The electrochemical activation of C-X bonds requires very negative electrode potentials. Lowering the overpotentials and increasing the catalytic activity requires intensive electrocatalytic research. A profound understanding of the reaction mechanism and the influence of the electrocatalyst allows optimal tuning of the electrocatalyst. This can be achieved by combining electrochemical techniques with electron paramagnetic resonance (EPR) spectroscopy. Although this was introduced in the mid-twentieth century, the application of this combined approach in electrocatalytic research is underexploited. Several reasons can be listed, such as the limited availability of EPR instrumentation and electrochemical devices for such in situ experiments.

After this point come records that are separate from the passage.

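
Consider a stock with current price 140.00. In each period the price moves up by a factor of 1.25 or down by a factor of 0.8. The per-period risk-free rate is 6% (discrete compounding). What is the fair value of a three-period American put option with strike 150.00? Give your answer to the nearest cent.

18.42

Risk-neutral probability p = (1 + 0.06 − 0.8)/(1.25 − 0.8) = 0.2600/0.4500 = 0.5778
Terminal stock prices: S_uuu = 273.4, S_uud = 175, S_udd = 112, S_ddd = 71.68
Terminal payoffs (K − S): max(-123.4, 0) = 0, max(-25, 0) = 0, max(38, 0) = 38, max(78.32, 0) = 78.32
Node uu (S = 218.8): continuation = 1/1.06·[0.5778·0.0000 + 0.4222·0.0000] = 0.0000; exercise value = 0.0000 ≤ continuation, so V_uu = 0.0000
Node ud (S = 140): continuation = 1/1.06·[0.5778·0.0000 + 0.4222·38.0000] = 15.1363; exercise value = 10.0000 ≤ continuation, so V_ud = 15.1363
Node dd (S = 89.6): continuation = 1/1.06·[0.5778·38.0000 + 0.4222·78.3200] = 51.9094; exercise value = 60.4000 > continuation, so V_dd = 60.4000 (exercise)
Node u (S = 175): continuation = 1/1.06·[0.5778·0.0000 + 0.4222·15.1363] = 6.0291; exercise value = 0.0000 ≤ continuation, so V_u = 6.0291
Node d (S = 112): continuation = 1/1.06·[0.5778·15.1363 + 0.4222·60.4000] = 32.3091; exercise value = 38.0000 > continuation, so V_d = 38.0000 (exercise)
Node 0 (S = 140): continuation = 1/1.06·[0.5778·6.0291 + 0.4222·38.0000] = 18.4226; exercise value = 10.0000 ≤ continuation, so V_0 = 18.4226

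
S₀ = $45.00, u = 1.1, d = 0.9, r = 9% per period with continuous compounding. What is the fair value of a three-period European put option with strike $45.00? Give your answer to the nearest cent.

$0.01

Risk-neutral probability p = (e^0.09 − 0.9)/(1.1 − 0.9) = 0.1942/0.2000 = 0.9709
Terminal stock prices: S_uuu = 59.9, S_uud = 49.01, S_udd = 40.1, S_ddd = 32.81
Terminal payoffs (K − S): max(-14.9, 0) = 0, max(-4.005, 0) = 0, max(4.905, 0) = 4.905, max(12.19, 0) = 12.19
Node uu (S = 54.45): V_uu = e^(−0.09)·[0.9709·0.0000 + 0.0291·0.0000] = 0.0000
Node ud (S = 44.55): V_ud = e^(−0.09)·[0.9709·0.0000 + 0.0291·4.9050] = 0.1306
Node dd (S = 36.45): V_dd = e^(−0.09)·[0.9709·4.9050 + 0.0291·12.1950] = 4.6769
Node u (S = 49.5): V_u = e^(−0.09)·[0.9709·0.0000 + 0.0291·0.1306] = 0.0035
Node d (S = 40.5): V_d = e^(−0.09)·[0.9709·0.1306 + 0.0291·4.6769] = 0.2404
Node 0 (S = 45): V_0 = e^(−0.09)·[0.9709·0.0035 + 0.0291·0.2404] = 0.0095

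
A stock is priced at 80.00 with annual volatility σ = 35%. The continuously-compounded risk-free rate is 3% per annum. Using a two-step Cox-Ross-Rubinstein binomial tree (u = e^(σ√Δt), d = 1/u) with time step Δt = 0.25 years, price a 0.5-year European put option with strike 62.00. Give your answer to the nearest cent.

CRR parameters: u = e^(σ√Δt) = e^(0.35·√0.25) = 1.1912, d = 1/u = 0.8395
Per-period rate: rΔt = 0.03·0.25 = 0.0075, so R = e^0.0075 = 1.0075
Risk-neutral probability p = (e^0.0075 − 0.8395)/(1.1912 − 0.8395) = 0.1681/0.3518 = 0.4778
Terminal stock prices: S_uu = 113.5, S_ud = 80, S_dd = 56.38
Terminal payoffs (K − S): max(-51.53, 0) = 0, max(-18, 0) = 0, max(5.625, 0) = 5.625
Node u (S = 95.3): V_u = e^(−0.0075)·[0.4778·0.0000 + 0.5222·0.0000] = 0.0000
Node d (S = 67.16): V_d = e^(−0.0075)·[0.4778·0.0000 + 0.5222·5.6250] = 2.9156
Node 0 (S = 80): V_0 = e^(−0.0075)·[0.4778·0.0000 + 0.5222·2.9156] = 1.5113

1.51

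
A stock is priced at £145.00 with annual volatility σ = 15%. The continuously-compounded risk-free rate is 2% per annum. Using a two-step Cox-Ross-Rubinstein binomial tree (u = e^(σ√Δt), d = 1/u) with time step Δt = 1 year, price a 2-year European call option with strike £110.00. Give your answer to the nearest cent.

£39.86

CRR parameters: u = e^(σ√Δt) = e^(0.15·√1) = 1.1618, d = 1/u = 0.8607
Per-period rate: rΔt = 0.02·1 = 0.02, so R = e^0.02 = 1.0202
Risk-neutral probability p = (e^0.02 − 0.8607)/(1.1618 − 0.8607) = 0.1595/0.3011 = 0.5297
Terminal stock prices: S_uu = 195.7, S_ud = 145, S_dd = 107.4
Terminal payoffs (S − K): max(85.73, 0) = 85.73, max(35, 0) = 35, max(-2.581, 0) = 0
Node u (S = 168.5): V_u = e^(−0.02)·[0.5297·85.7295 + 0.4703·35.0000] = 60.6441
Node d (S = 124.8): V_d = e^(−0.02)·[0.5297·35.0000 + 0.4703·0.0000] = 18.1709
Node 0 (S = 145): V_0 = e^(−0.02)·[0.5297·60.6441 + 0.4703·18.1709] = 39.8618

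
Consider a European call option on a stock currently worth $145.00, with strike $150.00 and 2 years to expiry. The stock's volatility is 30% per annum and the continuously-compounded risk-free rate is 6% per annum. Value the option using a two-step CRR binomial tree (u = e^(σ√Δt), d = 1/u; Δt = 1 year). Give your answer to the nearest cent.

$28.14

CRR parameters: u = e^(σ√Δt) = e^(0.3·√1) = 1.3499, d = 1/u = 0.7408
Per-period rate: rΔt = 0.06·1 = 0.06, so R = e^0.06 = 1.0618
Risk-neutral probability p = (e^0.06 − 0.7408)/(1.3499 − 0.7408) = 0.3210/0.6090 = 0.5271
Terminal stock prices: S_uu = 264.2, S_ud = 145, S_dd = 79.58
Terminal payoffs (S − K): max(114.2, 0) = 114.2, max(-5, 0) = 0, max(-70.42, 0) = 0
Node u (S = 195.7): V_u = e^(−0.06)·[0.5271·114.2072 + 0.4729·0.0000] = 56.6917
Node d (S = 107.4): V_d = e^(−0.06)·[0.5271·0.0000 + 0.4729·0.0000] = 0.0000
Node 0 (S = 145): V_0 = e^(−0.06)·[0.5271·56.6917 + 0.4729·0.0000] = 28.1414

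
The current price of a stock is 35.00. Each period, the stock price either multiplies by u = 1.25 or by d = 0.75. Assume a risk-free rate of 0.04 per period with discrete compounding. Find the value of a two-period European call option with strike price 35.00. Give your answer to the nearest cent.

Risk-neutral probability p = (1 + 0.04 − 0.75)/(1.25 − 0.75) = 0.2900/0.5000 = 0.5800
Terminal stock prices: S_uu = 54.69, S_ud = 32.81, S_dd = 19.69
Terminal payoffs (S − K): max(19.69, 0) = 19.69, max(-2.188, 0) = 0, max(-15.31, 0) = 0
Node u (S = 43.75): V_u = 1/1.04·[0.5800·19.6875 + 0.4200·0.0000] = 10.9796
Node d (S = 26.25): V_d = 1/1.04·[0.5800·0.0000 + 0.4200·0.0000] = 0.0000
Node 0 (S = 35): V_0 = 1/1.04·[0.5800·10.9796 + 0.4200·0.0000] = 6.1232

6.12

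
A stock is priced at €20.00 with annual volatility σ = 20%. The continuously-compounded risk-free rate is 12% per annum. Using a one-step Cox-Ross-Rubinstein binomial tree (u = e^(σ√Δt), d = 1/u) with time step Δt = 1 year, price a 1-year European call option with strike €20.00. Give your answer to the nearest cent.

€3.01

CRR parameters: u = e^(σ√Δt) = e^(0.2·√1) = 1.2214, d = 1/u = 0.8187
Per-period rate: rΔt = 0.12·1 = 0.12, so R = e^0.12 = 1.1275
Risk-neutral probability p = (e^0.12 − 0.8187)/(1.2214 − 0.8187) = 0.3088/0.4027 = 0.7668
Terminal stock prices: S_u = 24.43, S_d = 16.37
Terminal payoffs (S − K): max(4.428, 0) = 4.428, max(-3.625, 0) = 0
Node 0 (S = 20): V_0 = e^(−0.12)·[0.7668·4.4281 + 0.2332·0.0000] = 3.0115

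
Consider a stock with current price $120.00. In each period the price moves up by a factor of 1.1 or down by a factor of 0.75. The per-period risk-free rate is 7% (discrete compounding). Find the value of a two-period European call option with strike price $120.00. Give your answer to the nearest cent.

Risk-neutral probability p = (1 + 0.07 − 0.75)/(1.1 − 0.75) = 0.3200/0.3500 = 0.9143
Terminal stock prices: S_uu = 145.2, S_ud = 99, S_dd = 67.5
Terminal payoffs (S − K): max(25.2, 0) = 25.2, max(-21, 0) = 0, max(-52.5, 0) = 0
Node u (S = 132): V_u = 1/1.07·[0.9143·25.2000 + 0.0857·0.0000] = 21.5327
Node d (S = 90): V_d = 1/1.07·[0.9143·0.0000 + 0.0857·0.0000] = 0.0000
Node 0 (S = 120): V_0 = 1/1.07·[0.9143·21.5327 + 0.0857·0.0000] = 18.3991

$18.40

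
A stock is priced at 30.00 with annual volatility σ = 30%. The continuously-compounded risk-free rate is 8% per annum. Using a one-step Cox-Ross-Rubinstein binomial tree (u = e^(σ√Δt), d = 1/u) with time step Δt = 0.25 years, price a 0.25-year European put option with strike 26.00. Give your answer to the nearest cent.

CRR parameters: u = e^(σ√Δt) = e^(0.3·√0.25) = 1.1618, d = 1/u = 0.8607
Per-period rate: rΔt = 0.08·0.25 = 0.02, so R = e^0.02 = 1.0202
Risk-neutral probability p = (e^0.02 − 0.8607)/(1.1618 − 0.8607) = 0.1595/0.3011 = 0.5297
Terminal stock prices: S_u = 34.86, S_d = 25.82
Terminal payoffs (K − S): max(-8.855, 0) = 0, max(0.1788, 0) = 0.1788
Node 0 (S = 30): V_0 = e^(−0.02)·[0.5297·0.0000 + 0.4703·0.1788] = 0.0824

0.08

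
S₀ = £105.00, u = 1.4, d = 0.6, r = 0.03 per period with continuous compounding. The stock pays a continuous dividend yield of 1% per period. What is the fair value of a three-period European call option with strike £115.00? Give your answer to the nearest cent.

£25.97

Per-period risk-free factor R = e^0.03 = 1.0305; dividend-adjusted growth = e^(0.03−0.01) = 1.0202.
Risk-neutral probability p = (1.0202 − 0.6)/(1.4 − 0.6) = 0.4202/0.8000 = 0.5253
Terminal stock prices: S_uuu = 288.1, S_uud = 123.5, S_udd = 52.92, S_ddd = 22.68
Terminal payoffs (S − K): max(173.1, 0) = 173.1, max(8.48, 0) = 8.48, max(-62.08, 0) = 0, max(-92.32, 0) = 0
Node uu (S = 205.8): V_uu = e^(−0.03)·[0.5253·173.1200 + 0.4747·8.4800] = 92.1510
Node ud (S = 88.2): V_ud = e^(−0.03)·[0.5253·8.4800 + 0.4747·0.0000] = 4.3225
Node dd (S = 37.8): V_dd = e^(−0.03)·[0.5253·0.0000 + 0.4747·0.0000] = 0.0000
Node u (S = 147): V_u = e^(−0.03)·[0.5253·92.1510 + 0.4747·4.3225] = 48.9634
Node d (S = 63): V_d = e^(−0.03)·[0.5253·4.3225 + 0.4747·0.0000] = 2.2033
Node 0 (S = 105): V_0 = e^(−0.03)·[0.5253·48.9634 + 0.4747·2.2033] = 25.9731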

In this work, a simple and inexpensive construction adapted for in situ EPR electrocatalytic research is proposed. The proof of concept is provided by studying a model reaction, namely the reductive cyclisation of allyl 2-bromobenzyl ether which has interesting industrial applications.

CX键的电化学激活需要非常负的电势。降低过电势并提高催化活性需要深入的电催化研究。对反应机理和电催化剂影响的深刻理解可以使电催化剂达到最佳状态。这可以通过将电化学技术与电子顺磁共振（EPR）光谱相结合来实现。尽管这是在20世纪中叶引入的，但是这种联合方法在电催化研究中的应用还没有得到充分利用。可以列举几个原因，例如用于这种原位实验的EPR仪器和电化学装置的可用性有限。在这项工作中，提出了一种适用于原位EPR电催化研究的简单廉价的结构。通过研究模型反应，即具有有趣的工业应用的烯丙基2-溴苄基醚的还原环化，可以提供概念验证。